# Are bay foals born without black legs?



## irishdraught (7 July 2009)

Sounds really dumb but I am interested to know what colour my filly will turn out. She is only just over three weeks old and is a minky brown colour with black mane &amp; tail. No black legs though. Are bay horse born without black points on their legs??

She is starting to lose her coat round her muzzle &amp; eyes but no grey goggles.

Her mother is grey and her father is dark bay.
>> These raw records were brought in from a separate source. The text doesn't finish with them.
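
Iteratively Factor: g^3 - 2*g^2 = (g)*(g^2 - 2*g) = g*(g - 2)*(g)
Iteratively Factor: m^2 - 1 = (m + 1)*(m - 1)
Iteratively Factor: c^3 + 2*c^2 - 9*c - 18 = (c + 3)*(c^2 - c - 6) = (c + 2)*(c + 3)*(c - 3)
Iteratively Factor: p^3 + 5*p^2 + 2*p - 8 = (p + 2)*(p^2 + 3*p - 4) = (p + 2)*(p + 4)*(p - 1)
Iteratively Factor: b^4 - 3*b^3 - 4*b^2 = (b)*(b^3 - 3*b^2 - 4*b) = b*(b + 1)*(b^2 - 4*b) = b*(b - 4)*(b + 1)*(b)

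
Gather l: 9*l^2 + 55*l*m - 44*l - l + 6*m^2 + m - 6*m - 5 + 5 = 9*l^2 + l*(55*m - 45) + 6*m^2 - 5*m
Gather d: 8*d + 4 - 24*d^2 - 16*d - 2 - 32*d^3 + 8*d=-32*d^3 - 24*d^2 + 2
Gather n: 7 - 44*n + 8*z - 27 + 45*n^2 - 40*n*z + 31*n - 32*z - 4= 45*n^2 + n*(-40*z - 13) - 24*z - 24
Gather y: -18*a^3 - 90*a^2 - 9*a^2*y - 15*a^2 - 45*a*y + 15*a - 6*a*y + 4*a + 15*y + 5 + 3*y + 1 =-18*a^3 - 105*a^2 + 19*a + y*(-9*a^2 - 51*a + 18) + 6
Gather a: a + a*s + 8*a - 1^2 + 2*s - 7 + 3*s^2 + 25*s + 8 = a*(s + 9) + 3*s^2 + 27*s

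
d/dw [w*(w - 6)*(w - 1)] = 3*w^2 - 14*w + 6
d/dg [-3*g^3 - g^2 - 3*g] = -9*g^2 - 2*g - 3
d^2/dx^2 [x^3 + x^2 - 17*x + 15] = 6*x + 2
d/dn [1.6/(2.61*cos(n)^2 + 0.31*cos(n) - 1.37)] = (8.352*cos(n) + 0.496)*sin(n)/(2.61*cos(n)^2 + 0.31*cos(n) - 1.37)^2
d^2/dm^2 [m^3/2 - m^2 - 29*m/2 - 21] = 3*m - 2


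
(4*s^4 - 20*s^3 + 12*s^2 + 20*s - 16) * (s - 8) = 4*s^5 - 52*s^4 + 172*s^3 - 76*s^2 - 176*s + 128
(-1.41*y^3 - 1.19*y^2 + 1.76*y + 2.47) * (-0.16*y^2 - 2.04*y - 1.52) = 0.2256*y^5 + 3.0668*y^4 + 4.2892*y^3 - 2.1768*y^2 - 7.714*y - 3.7544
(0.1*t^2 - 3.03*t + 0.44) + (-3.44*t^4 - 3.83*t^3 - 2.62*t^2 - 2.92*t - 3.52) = -3.44*t^4 - 3.83*t^3 - 2.52*t^2 - 5.95*t - 3.08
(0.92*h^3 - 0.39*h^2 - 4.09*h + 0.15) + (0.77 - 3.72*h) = 0.92*h^3 - 0.39*h^2 - 7.81*h + 0.92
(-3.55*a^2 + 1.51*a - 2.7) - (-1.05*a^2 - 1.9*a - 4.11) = -2.5*a^2 + 3.41*a + 1.41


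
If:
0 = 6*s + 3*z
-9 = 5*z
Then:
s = 9/10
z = -9/5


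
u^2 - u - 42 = (u - 7)*(u + 6)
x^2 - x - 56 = (x - 8)*(x + 7)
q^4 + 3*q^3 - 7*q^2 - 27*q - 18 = (q - 3)*(q + 1)*(q + 2)*(q + 3)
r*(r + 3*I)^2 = r^3 + 6*I*r^2 - 9*r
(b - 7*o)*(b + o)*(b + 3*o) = b^3 - 3*b^2*o - 25*b*o^2 - 21*o^3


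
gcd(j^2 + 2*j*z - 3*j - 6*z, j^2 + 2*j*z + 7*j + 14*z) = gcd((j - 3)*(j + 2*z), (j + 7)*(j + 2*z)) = j + 2*z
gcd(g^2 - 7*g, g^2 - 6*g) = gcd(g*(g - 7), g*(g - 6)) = g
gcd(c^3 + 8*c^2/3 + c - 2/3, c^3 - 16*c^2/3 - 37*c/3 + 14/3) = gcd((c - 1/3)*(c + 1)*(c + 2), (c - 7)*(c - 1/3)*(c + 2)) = c^2 + 5*c/3 - 2/3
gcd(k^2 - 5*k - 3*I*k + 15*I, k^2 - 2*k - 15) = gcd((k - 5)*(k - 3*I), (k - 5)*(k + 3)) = k - 5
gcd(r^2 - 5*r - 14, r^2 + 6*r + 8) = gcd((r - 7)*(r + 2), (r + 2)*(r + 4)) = r + 2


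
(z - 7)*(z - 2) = z^2 - 9*z + 14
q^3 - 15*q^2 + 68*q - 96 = (q - 8)*(q - 4)*(q - 3)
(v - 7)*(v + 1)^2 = v^3 - 5*v^2 - 13*v - 7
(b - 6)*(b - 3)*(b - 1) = b^3 - 10*b^2 + 27*b - 18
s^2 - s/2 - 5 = (s - 5/2)*(s + 2)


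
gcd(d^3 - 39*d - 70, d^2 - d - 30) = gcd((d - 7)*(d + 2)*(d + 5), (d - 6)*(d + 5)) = d + 5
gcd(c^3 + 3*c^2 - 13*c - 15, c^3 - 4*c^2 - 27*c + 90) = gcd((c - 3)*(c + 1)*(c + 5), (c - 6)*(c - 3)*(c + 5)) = c^2 + 2*c - 15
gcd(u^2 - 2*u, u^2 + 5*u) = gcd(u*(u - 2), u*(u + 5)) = u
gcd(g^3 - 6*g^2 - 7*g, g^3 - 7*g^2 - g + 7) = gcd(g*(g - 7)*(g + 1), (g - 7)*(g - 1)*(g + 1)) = g^2 - 6*g - 7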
Having only ever had foals that have gone grey (from a different mare) this one is puzzling me. 
	
	
		
		
	


	




 Not that I mind in the slightest what colour she is going to be, I hasten to add 
	
	
		
		
	


	





Can anyone advise??


----------



## k9h (7 July 2009)

Yes they can! When the foal fluff starts to come off the legs there will be black underneath (if they are going to have them)! Same way that a grey can be born black or brown!


----------



## legaldancer (7 July 2009)

My bay foals had fawn coloured legs before they shed their foal coat.


----------



## kerilli (7 July 2009)

yes, my bays have all been born with golden/dun fluff on legs, not always obvious which legs would have socks or stockings either, until the fluff comes off!


----------



## irishdraught (7 July 2009)

Thank you, having never had a bay foal I just assumed they came with the black points!


----------



## kerilli (7 July 2009)

don't be surprised if the bay colour itself changes dramatically too, i've had bright ones go dark with age, and vice versa!


----------



## charliesarmy (7 July 2009)

Well mine is meant to be a bay...and he is... body wise quite chestnut with really pale dun coloured legs...I'm assured he will be bay as father doesnt carry the chestnut gene...he's start moulting and around his eyes and nose has gone very dark brown which I'm hoping are a sign of the colour to come 
	
	
		
		
	


	




 he also has a black mane and a multicoloured tail 
	
	
		
		
	


	




 but to spare your  
	
	
		
		
	


	








 I too thought a bay would have been born with black point's


----------



## xena_wales (7 July 2009)

Some bays are born with black legs, like my boy here, pictured at a day old:






It's often the ones that will turn grey that are born with the black legs, although my lad is now 2 and not showing any signs of going grey.


----------



## tikino (7 July 2009)

my bay filly is 9 weeks and still has lighter legs but they will go black

this is her at 8 weeks old


----------



## Colleen_Miss_Tom (8 July 2009)

Missy had that fawny/dun coloured legs as a foal, Shes now got her black points and all bay .


----------



## koeffee (8 July 2009)

my foal was a murky bay colour, he has now lost his coat and is a rich bright bay with black legs


----------



## sywell (9 July 2009)

When vets ID foals that might change colour it is important that they show this on the ID as if later in life the horse is grey it is impossible to check from the original vets ID.what colour it was.


----------



## irishdraught (9 July 2009)

Good point - her i/d forms are being filled in next week.


----------



## Rollin (15 July 2009)

My CB filly is just four months.  She had very light legs and has just lost her baby coat so now she has the required black points.

An experienced breeder told me CB foals are never born with black stockings.


----------